The report, Understanding the climate debt of extreme wealth, in a slight swerve from counties to individuals, highlights that in 2022, the investments of the world’s richest 0.01 per cent were associated with an estimated $992bn in what the report describes as climate debt (the monetised climate damages associated with emissions exceeding an “equitable share” of the remaining carbon budget consistent with a 1.5C pathway). By comparison, the report estimates the consumption-based climate debt of the same richest 0.01 per cent at $405bn.

Of course, such amalgamation of individuals allows no nuance as some will invest more sympathetically and consume less, so more, but the figures do point to a high concentration at the top of the global wealth distribution.

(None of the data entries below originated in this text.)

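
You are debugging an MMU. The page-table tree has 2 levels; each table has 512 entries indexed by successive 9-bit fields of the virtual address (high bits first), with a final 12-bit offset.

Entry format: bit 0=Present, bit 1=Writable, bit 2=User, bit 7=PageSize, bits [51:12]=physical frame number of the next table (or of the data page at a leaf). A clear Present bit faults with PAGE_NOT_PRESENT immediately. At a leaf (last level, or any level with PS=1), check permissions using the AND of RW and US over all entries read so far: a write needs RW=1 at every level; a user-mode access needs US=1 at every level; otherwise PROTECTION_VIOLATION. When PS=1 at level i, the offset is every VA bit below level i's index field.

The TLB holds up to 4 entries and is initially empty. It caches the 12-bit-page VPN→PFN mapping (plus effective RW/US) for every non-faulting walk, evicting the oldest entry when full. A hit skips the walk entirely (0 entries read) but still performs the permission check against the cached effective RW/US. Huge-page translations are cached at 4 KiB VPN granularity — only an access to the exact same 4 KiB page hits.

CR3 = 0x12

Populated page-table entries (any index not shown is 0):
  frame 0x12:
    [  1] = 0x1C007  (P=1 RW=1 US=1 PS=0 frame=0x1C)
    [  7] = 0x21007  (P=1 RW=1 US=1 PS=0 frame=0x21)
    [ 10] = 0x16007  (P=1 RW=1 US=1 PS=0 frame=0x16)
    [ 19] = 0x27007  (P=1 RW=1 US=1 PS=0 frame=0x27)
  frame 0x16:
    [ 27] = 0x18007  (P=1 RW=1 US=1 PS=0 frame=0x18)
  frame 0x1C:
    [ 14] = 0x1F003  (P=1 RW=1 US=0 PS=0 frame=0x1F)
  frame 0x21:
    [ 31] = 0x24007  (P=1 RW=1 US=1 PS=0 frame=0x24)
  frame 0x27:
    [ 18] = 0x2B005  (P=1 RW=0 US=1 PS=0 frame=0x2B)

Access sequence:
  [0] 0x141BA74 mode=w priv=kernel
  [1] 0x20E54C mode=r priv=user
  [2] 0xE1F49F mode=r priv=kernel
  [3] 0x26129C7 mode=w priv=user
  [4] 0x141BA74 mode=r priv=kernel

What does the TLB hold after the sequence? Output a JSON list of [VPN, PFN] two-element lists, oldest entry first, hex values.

Trace:
#0 VA=0x141BA74 (w,kernel):
  L0: frame=0x12 idx=10 entry=0x16007 [P=1 RW=1 US=1 PS=0]
  L1: frame=0x16 idx=27 entry=0x18007 [P=1 RW=1 US=1 PS=0]
  → PA=0x18A74  (2 entries read)
#1 VA=0x20E54C (r,user):
  L0: frame=0x12 idx=1 entry=0x1C007 [P=1 RW=1 US=1 PS=0]
  L1: frame=0x1C idx=14 entry=0x1F003 [P=1 RW=1 US=0 PS=0]
  ⇒ fault: PROTECTION_VIOLATION  — 2 lookups
#2 VA=0xE1F49F (r,kernel):
  L0: frame=0x12 idx=7 entry=0x21007 [P=1 RW=1 US=1 PS=0]
  L1: frame=0x21 idx=31 entry=0x24007 [P=1 RW=1 US=1 PS=0]
  → PA=0x2449F  (2 entries read)
#3 VA=0x26129C7 (w,user):
  L0: frame=0x12 idx=19 entry=0x27007 [P=1 RW=1 US=1 PS=0]
  L1: frame=0x27 idx=18 entry=0x2B005 [P=1 RW=0 US=1 PS=0]
  ⇒ fault: PROTECTION_VIOLATION  — 2 lookups
#4 VA=0x141BA74 (r,kernel):
  TLB hit vpn=0x141B → PA=0x18A74

TLB: [["0x141B", "0x18"], ["0xE1F", "0x24"]]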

Some of the logic is rather obvious, that more concentration leads to more concentration, or that emissions linked to investment portfolios and capital holdings are considerably more concentrated among the wealthiest groups than consumption-based emissions, somewhat leading to questions of global regulation and politics rather than individual culpability. After all, nobody would want this to turn into a ‘bash the rich’ crusade, would they?

And indeed, Greenpeace International is calling on governments to integrate the polluter-pays principle into climate and fiscal policy frameworks and to commit under the UN Tax Convention (UNFCITC) to effective taxation of major corporate polluters, including through legally binding rules on taxing rights, transparency and measures to combat tax abuse.